NOTE: I don't recommend putting the glazed donuts into a Tupperware for storage. I put them in a tupperware in the evening, and by morning the glaze was all soaked into the donuts. I think your best bet is glazing the donuts near the time you want to serve them and leaving them open to air. I may make another batch this weekend. I will let you know how it goes.
Donut ingredients:
- 1 cup plant-based milk (I used almond)
- 1 tsp lemon juice
- 2 tsp vanilla extract
- 3 tbsp pure maple syrup
- ¼ cup light brown sugar
- 2 cups whole wheat pastry flour (I used GF flour blend plus 1 tsp xanthan gum)
- ¼ cup unsweetened cocoa
- ½ tsp salt
- ½ tsp baking powder
- ½ tsp baking soda
- ¼ cup vegan chocolate chips
Glaze ingredients:
- 1 cup confectioners sugar
- 1 tbsp pure maple syrup
- 1 tsp vanilla extract
- 1 tbsp plant-based milk
Preheat oven to 350F.
In a small bowl, whisk 1 cup non-dairy milk, lemon juice, 3 tbsp maple, light brown sugar & 1-2 tsp vanilla together until foamy and bubbly.

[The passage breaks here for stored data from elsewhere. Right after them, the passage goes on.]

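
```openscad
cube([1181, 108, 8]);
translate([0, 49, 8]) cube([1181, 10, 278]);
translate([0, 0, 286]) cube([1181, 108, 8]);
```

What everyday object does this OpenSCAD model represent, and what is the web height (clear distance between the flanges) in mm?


An I-beam. The web height is 278 mm.

Two wide flanges with a thin centred web — an I-beam. Overall 294 mm minus two 8 mm flanges gives a web of 294 − 2·8 = 278 mm.


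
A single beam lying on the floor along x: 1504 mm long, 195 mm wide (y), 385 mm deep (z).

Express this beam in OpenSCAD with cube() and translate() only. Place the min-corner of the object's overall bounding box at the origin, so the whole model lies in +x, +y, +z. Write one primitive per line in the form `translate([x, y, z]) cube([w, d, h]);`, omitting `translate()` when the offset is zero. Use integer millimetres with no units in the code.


cube([1504, 195, 385]);


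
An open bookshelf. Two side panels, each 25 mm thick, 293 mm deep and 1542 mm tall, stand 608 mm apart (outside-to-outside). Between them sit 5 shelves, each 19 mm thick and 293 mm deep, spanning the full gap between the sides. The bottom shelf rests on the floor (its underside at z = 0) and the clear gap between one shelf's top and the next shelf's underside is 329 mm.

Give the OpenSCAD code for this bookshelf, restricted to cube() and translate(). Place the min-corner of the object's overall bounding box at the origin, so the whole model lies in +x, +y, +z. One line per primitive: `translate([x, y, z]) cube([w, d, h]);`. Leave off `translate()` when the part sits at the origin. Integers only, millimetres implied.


cube([25, 293, 1542]);
translate([583, 0, 0]) cube([25, 293, 1542]);
translate([25, 0, 0]) cube([558, 293, 19]);
translate([25, 0, 348]) cube([558, 293, 19]);
translate([25, 0, 696]) cube([558, 293, 19]);
translate([25, 0, 1044]) cube([558, 293, 19]);
translate([25, 0, 1392]) cube([558, 293, 19]);


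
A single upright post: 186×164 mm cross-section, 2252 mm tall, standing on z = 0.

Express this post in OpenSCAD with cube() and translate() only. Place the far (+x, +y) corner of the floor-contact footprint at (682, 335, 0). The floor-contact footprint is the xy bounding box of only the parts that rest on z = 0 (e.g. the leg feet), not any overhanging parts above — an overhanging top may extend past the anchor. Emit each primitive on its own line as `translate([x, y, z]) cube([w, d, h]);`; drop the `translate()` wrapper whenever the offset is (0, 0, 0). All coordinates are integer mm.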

In a large bowl, whisk flour, cocoa, salt, baking powder, baking soda and chocolate chips (crushed).
Pour wet into dry and use a spatula to combine.
Spoon into a greased 6-donut pan. Bake 15 minutes.
Meanwhile, make icing by whisking the last ingredients together (confectioners sugar, 1 tbsp maple, 1 tsp vanilla and 1-2 tbsp non-dairy milk).
Submerge cooked, but cool, doughnuts into icing and let glaze drip off. Transfer to wire wrack for drying.